En Octobre 1962 , le président du Sénat Gaston Monnerville, exhorte les sénateurs à s'opposer au projet de réforme de l'élection présidentielle proposé par le  général de Gaulle. Le ton est vif : ce sont les prérogatives mêmes du parlement qui sont en jeu et, avec elles, la pérennité des valeurs républicaines. "Ce qu'on nous offre n'est pas la République ; c'est au mieux, une sorte de bonapartisme éclairé. Au plébiscite qui n'ose pas se découvrir, le Sénat répond : "Non", parce qu'il s'agit des libertés républicaines, et notamment de la liberté d'opinion, qui postule, pour être réelle, la liberté de l'information (vifs applaudissements prolongés)".


 

En mai 1975 , le Sénat de la République célèbre ses cent ans en présence du président de la République, Valéry Giscard d'Estaing.
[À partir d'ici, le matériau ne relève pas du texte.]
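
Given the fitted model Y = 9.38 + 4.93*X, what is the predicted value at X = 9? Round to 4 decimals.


Plug X = 9 into Y = 9.38 + 4.93*X:
Y = 9.38 + 44.3700 = 53.7500.

53.7500


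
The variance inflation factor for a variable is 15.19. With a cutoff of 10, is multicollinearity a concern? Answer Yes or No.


The threshold is 10.
VIF = 15.19 is >= 10.
Multicollinearity indication: Yes.

Yes


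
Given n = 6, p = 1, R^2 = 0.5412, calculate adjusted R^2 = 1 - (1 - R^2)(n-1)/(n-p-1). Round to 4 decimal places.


Plug in: Adj R^2 = 1 - (1 - 0.5412) * 5/4.
= 1 - 0.4588 * 5/4
= 1 - 2.2940 / 4
= 1 - 0.5735 = 0.4265.

0.4265


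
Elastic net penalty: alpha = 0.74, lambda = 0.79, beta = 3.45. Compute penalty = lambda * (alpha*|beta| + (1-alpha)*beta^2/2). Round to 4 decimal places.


Compute:
L1 = 0.74 * 3.45 = 2.5530.
L2 = 0.26 * 3.45^2 / 2 = 1.5473.
Penalty = 0.79 * (2.5530 + 1.5473) = 3.2393.

3.2393


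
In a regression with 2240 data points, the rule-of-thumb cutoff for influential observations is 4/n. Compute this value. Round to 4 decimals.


Cook's distance cutoff = 4/n = 4/2240.
= 0.0018.

0.0018


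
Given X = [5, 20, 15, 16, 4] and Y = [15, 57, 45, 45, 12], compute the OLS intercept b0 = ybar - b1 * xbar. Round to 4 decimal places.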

La brouille entre l'Elysée et le Palais du Luxembourg n'est plus qu'un mauvais souvenir, comme en témoigne la conclusion du discours du chef de l'Etat. "Dans cette salle où je me souviens être venu défendre le budget, comme jeune secrétaire d'Etat, l'esprit imprégné de la crainte révérencieuse qu'y faisait encore le souvenir de Joseph Caillaux, dans cette salle où se sont exprimés les plus grands talents de la politique française depuis cent ans, et dont nous sentons autour de nous les ombres hautaines ou débonnaires, ironiques ou tourmentées, dans cette salle où a retenti le langage de l'histoire, mais aussi, plus modeste et plus émouvant, la voix de tous ceux qui entendaient traduire à leur manière, les aspirations de leur terroir ou de leur ville, oui, dans cette salle, Mesdames et Messieurs les sénateurs, souffle une part de l'esprit de la France."